Aktuell fordert die FPÖ NÖ eine deutliche Entlastung statt Almosenpolitik
St. Pölten (OTS) – ÖVP-Landeshauptmann Mikl-Leitner zeigt einmal mehr Desinteresse an den Problemen seiner Landsleute. „Die Menschen leiden unter der höchsten Inflation der letzten 50 Jahre und LH Mikl-Leitner hält es nicht einmal für sinnvoll, im Landtag über sofortige Maßnahmen zu diskutieren. Die Shows und Reden vom Sonntag reichen nicht aus, um die ‚Preisexplosion‘ zu bekämpfen. “ Udo Landbauer, der Präsident der FPÖ im NÖ Landtag, kritisierte die erneute Abwesenheit des Landeshauptmanns. Derzeit fordert die Freiheitliche Partei sofortiges Handeln, wovon vor allem die untere Arbeiterschicht in Niederösterreich profitiert.
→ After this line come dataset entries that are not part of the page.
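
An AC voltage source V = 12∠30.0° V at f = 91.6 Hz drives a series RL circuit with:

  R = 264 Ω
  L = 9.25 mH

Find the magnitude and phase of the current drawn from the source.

Step 1 — Angular frequency: ω = 2π·f = 2π·91.6 = 575.5 rad/s.
Step 2 — Component impedances:
  R: Z = R = 264 Ω
  L: Z = jωL = j·575.5·0.00925 = 0 + j5.324 Ω
Step 3 — Series combination: Z_total = R + L = 264 + j5.324 Ω = 264.1∠1.2° Ω.
Step 4 — Source phasor: V = 12∠30.0° V = 10.39 + j6 V.
Step 5 — Ohm's law: I = V / Z_total = (10.39 + j6) / (264 + j5.324) = 0.03981 + j0.02192 A.
Step 6 — Convert to polar: |I| = 0.04545 A, ∠I = 28.8°.

I = 0.04545∠28.8° A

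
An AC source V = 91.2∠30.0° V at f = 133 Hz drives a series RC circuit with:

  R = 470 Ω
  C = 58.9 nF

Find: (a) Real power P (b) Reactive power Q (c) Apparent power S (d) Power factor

Step 1 — Angular frequency: ω = 2π·f = 2π·133 = 835.7 rad/s.
Step 2 — Component impedances:
  R: Z = R = 470 Ω
  C: Z = 1/(jωC) = -j/(ω·C) = 0 - j2.032e+04 Ω
Step 3 — Series combination: Z_total = R + C = 470 - j2.032e+04 Ω = 2.032e+04∠-88.7° Ω.
Step 4 — Source phasor: V = 91.2∠30.0° V = 78.98 + j45.6 V.
Step 5 — Current: I = V / Z = -0.002153 + j0.003937 A = 0.004488∠118.7° A.
Step 6 — Complex power: S = V·I* = 0.009466 - j0.4092 VA.
Step 7 — Real power: P = Re(S) = 0.009466 W.
Step 8 — Reactive power: Q = Im(S) = -0.4092 VAR.
Step 9 — Apparent power: |S| = 0.4093 VA.
Step 10 — Power factor: PF = P/|S| = 0.02313 (leading).

(a) P = 0.009466 W  (b) Q = -0.4092 VAR  (c) S = 0.4093 VA  (d) PF = 0.02313 (leading)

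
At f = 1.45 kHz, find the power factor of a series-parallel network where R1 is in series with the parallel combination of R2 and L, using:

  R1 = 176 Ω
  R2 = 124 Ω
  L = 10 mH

Step 1 — Angular frequency: ω = 2π·f = 2π·1450 = 9111 rad/s.
Step 2 — Component impedances:
  R1: Z = R = 176 Ω
  R2: Z = R = 124 Ω
  L: Z = jωL = j·9111·0.01 = 0 + j91.11 Ω
Step 3 — Parallel branch: R2 || L = 1/(1/R2 + 1/L) = 43.47 + j59.17 Ω.
Step 4 — Series with R1: Z_total = R1 + (R2 || L) = 219.5 + j59.17 Ω = 227.3∠15.1° Ω.
Step 5 — Power factor: PF = cos(φ) = Re(Z)/|Z| = 219.47/227.31 = 0.9655.
Step 6 — Type: Im(Z) = 59.17 ⇒ lagging (phase φ = 15.1°).

PF = 0.9655 (lagging, φ = 15.1°)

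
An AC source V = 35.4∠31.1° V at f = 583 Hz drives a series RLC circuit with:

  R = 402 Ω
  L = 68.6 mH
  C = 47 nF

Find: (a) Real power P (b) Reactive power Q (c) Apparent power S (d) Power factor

Step 1 — Angular frequency: ω = 2π·f = 2π·583 = 3663 rad/s.
Step 2 — Component impedances:
  R: Z = R = 402 Ω
  L: Z = jωL = j·3663·0.0686 = 0 + j251.3 Ω
  C: Z = 1/(jωC) = -j/(ω·C) = 0 - j5808 Ω
Step 3 — Series combination: Z_total = R + L + C = 402 - j5557 Ω = 5572∠-85.9° Ω.
Step 4 — Source phasor: V = 35.4∠31.1° V = 30.31 + j18.29 V.
Step 5 — Current: I = V / Z = -0.002881 + j0.005663 A = 0.006354∠117.0° A.
Step 6 — Complex power: S = V·I* = 0.01623 - j0.2243 VA.
Step 7 — Real power: P = Re(S) = 0.01623 W.
Step 8 — Reactive power: Q = Im(S) = -0.2243 VAR.
Step 9 — Apparent power: |S| = 0.2249 VA.
Step 10 — Power factor: PF = P/|S| = 0.07215 (leading).

(a) P = 0.01623 W  (b) Q = -0.2243 VAR  (c) S = 0.2249 VA  (d) PF = 0.07215 (leading)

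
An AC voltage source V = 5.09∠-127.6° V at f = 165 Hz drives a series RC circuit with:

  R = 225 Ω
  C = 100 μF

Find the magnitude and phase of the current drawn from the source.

Step 1 — Angular frequency: ω = 2π·f = 2π·165 = 1037 rad/s.
Step 2 — Component impedances:
  R: Z = R = 225 Ω
  C: Z = 1/(jωC) = -j/(ω·C) = 0 - j9.646 Ω
Step 3 — Series combination: Z_total = R + C = 225 - j9.646 Ω = 225.2∠-2.5° Ω.
Step 4 — Source phasor: V = 5.09∠-127.6° V = -3.106 - j4.033 V.
Step 5 — Ohm's law: I = V / Z_total = (-3.106 - j4.033) / (225 - j9.646) = -0.01301 - j0.01848 A.
Step 6 — Convert to polar: |I| = 0.0226 A, ∠I = -125.1°.

I = 0.0226∠-125.1° A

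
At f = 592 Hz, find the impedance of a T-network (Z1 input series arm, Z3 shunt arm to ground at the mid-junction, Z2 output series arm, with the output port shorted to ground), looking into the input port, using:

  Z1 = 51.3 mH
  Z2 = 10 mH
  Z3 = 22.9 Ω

Step 1 — Angular frequency: ω = 2π·f = 2π·592 = 3720 rad/s.
Step 2 — Component impedances:
  Z1: Z = jωL = j·3720·0.0513 = 0 + j190.8 Ω
  Z2: Z = jωL = j·3720·0.01 = 0 + j37.2 Ω
  Z3: Z = R = 22.9 Ω
Step 3 — With the output port shorted to ground, the output series arm Z2 runs from the junction to ground; the shunt arm Z3 also runs from the junction to ground. They appear in parallel: Z3 || Z2 = 16.61 + j10.22 Ω.
Step 4 — Series with input arm Z1: Z_in = Z1 + (Z3 || Z2) = 16.61 + j201 Ω = 201.7∠85.3° Ω.

Z = 16.61 + j201 Ω = 201.7∠85.3° Ω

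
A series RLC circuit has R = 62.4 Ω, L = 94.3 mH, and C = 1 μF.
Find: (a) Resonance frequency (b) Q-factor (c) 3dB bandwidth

Step 1 — Resonance: ω₀ = 1/√(LC) = 1/√(0.0943·1e-06) = 3256 rad/s.
Step 2 — f₀ = ω₀/(2π) = 518.3 Hz.
Step 3 — Series Q: Q = ω₀L/R = 3256·0.0943/62.4 = 4.921.
Step 4 — Bandwidth: Δω = ω₀/Q = 661.7 rad/s; BW = Δω/(2π) = 105.3 Hz.

(a) f₀ = 518.3 Hz  (b) Q = 4.921  (c) BW = 105.3 Hz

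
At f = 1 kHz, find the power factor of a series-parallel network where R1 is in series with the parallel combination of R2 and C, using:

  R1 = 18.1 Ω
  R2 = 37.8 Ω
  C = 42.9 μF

Step 1 — Angular frequency: ω = 2π·f = 2π·1000 = 6283 rad/s.
Step 2 — Component impedances:
  R1: Z = R = 18.1 Ω
  R2: Z = R = 37.8 Ω
  C: Z = 1/(jωC) = -j/(ω·C) = 0 - j3.71 Ω
Step 3 — Parallel branch: R2 || C = 1/(1/R2 + 1/C) = 0.3606 - j3.675 Ω.
Step 4 — Series with R1: Z_total = R1 + (R2 || C) = 18.46 - j3.675 Ω = 18.82∠-11.3° Ω.
Step 5 — Power factor: PF = cos(φ) = Re(Z)/|Z| = 18.461/18.823 = 0.9808.
Step 6 — Type: Im(Z) = -3.675 ⇒ leading (phase φ = -11.3°).

PF = 0.9808 (leading, φ = -11.3°)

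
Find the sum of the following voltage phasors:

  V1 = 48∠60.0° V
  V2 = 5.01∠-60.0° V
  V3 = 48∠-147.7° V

Step 1 — Convert each phasor to rectangular form:
  V1 = 48·(cos(60.0°) + j·sin(60.0°)) = 24 + j41.57 V
  V2 = 5.01·(cos(-60.0°) + j·sin(-60.0°)) = 2.505 - j4.339 V
  V3 = 48·(cos(-147.7°) + j·sin(-147.7°)) = -40.57 - j25.65 V
Step 2 — Sum components: V_total = -14.07 + j11.58 V.
Step 3 — Convert to polar: |V_total| = 18.22 V, ∠V_total = 140.5°.

V_total = 18.22∠140.5° V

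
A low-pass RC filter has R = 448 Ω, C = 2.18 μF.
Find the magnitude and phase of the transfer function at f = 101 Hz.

Step 1 — Angular frequency: ω = 2π·101 = 634.6 rad/s.
Step 2 — Transfer function: H(jω) = 1/(1 + jωRC).
Step 3 — Denominator: 1 + jωRC = 1 + j·634.6·448·2.18e-06 = 1 + j0.6198.
Step 4 — H = 0.7225 - j0.4478.
Step 5 — Magnitude: |H| = 0.85 (-1.4 dB); phase: φ = -31.8°.

|H| = 0.85 (-1.4 dB), φ = -31.8°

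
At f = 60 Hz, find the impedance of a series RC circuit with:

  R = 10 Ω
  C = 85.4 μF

Step 1 — Angular frequency: ω = 2π·f = 2π·60 = 377 rad/s.
Step 2 — Component impedances:
  R: Z = R = 10 Ω
  C: Z = 1/(jωC) = -j/(ω·C) = 0 - j31.06 Ω
Step 3 — Series combination: Z_total = R + C = 10 - j31.06 Ω = 32.63∠-72.2° Ω.

Z = 10 - j31.06 Ω = 32.63∠-72.2° Ω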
„Die Preisbegrenzung für Sprit muss sofort eingeführt werden. 1,20 Euro pro Liter reichen. Mehrwertsteuer senken. Mineralölsteuer muss für einige Monate ausgesetzt werden“ Warum kann Ungarn die Spritpreise begrenzen, aber in Österreich versagt die ÖVP auf allen Ebenen? Hör auf, Fahrer zu betrügen!” Landbauer forderte schließlich sozialverträgliche Spritpreise, die jetzt wieder durch die Decke gehen. Der Autoclub ÖAMTC hat errechnet, dass die Superbenzinpreise in Österreich seit Jahresbeginn bis März um 70 Prozent gestiegen sind, Diesel sogar mehr als 80 Prozent. „Von der Spritpreisbremse profitieren auch alle Landsleute ohne Auto.“ Hohe Spritpreise geben Transportunternehmen natürlich an die Verbraucher weiter.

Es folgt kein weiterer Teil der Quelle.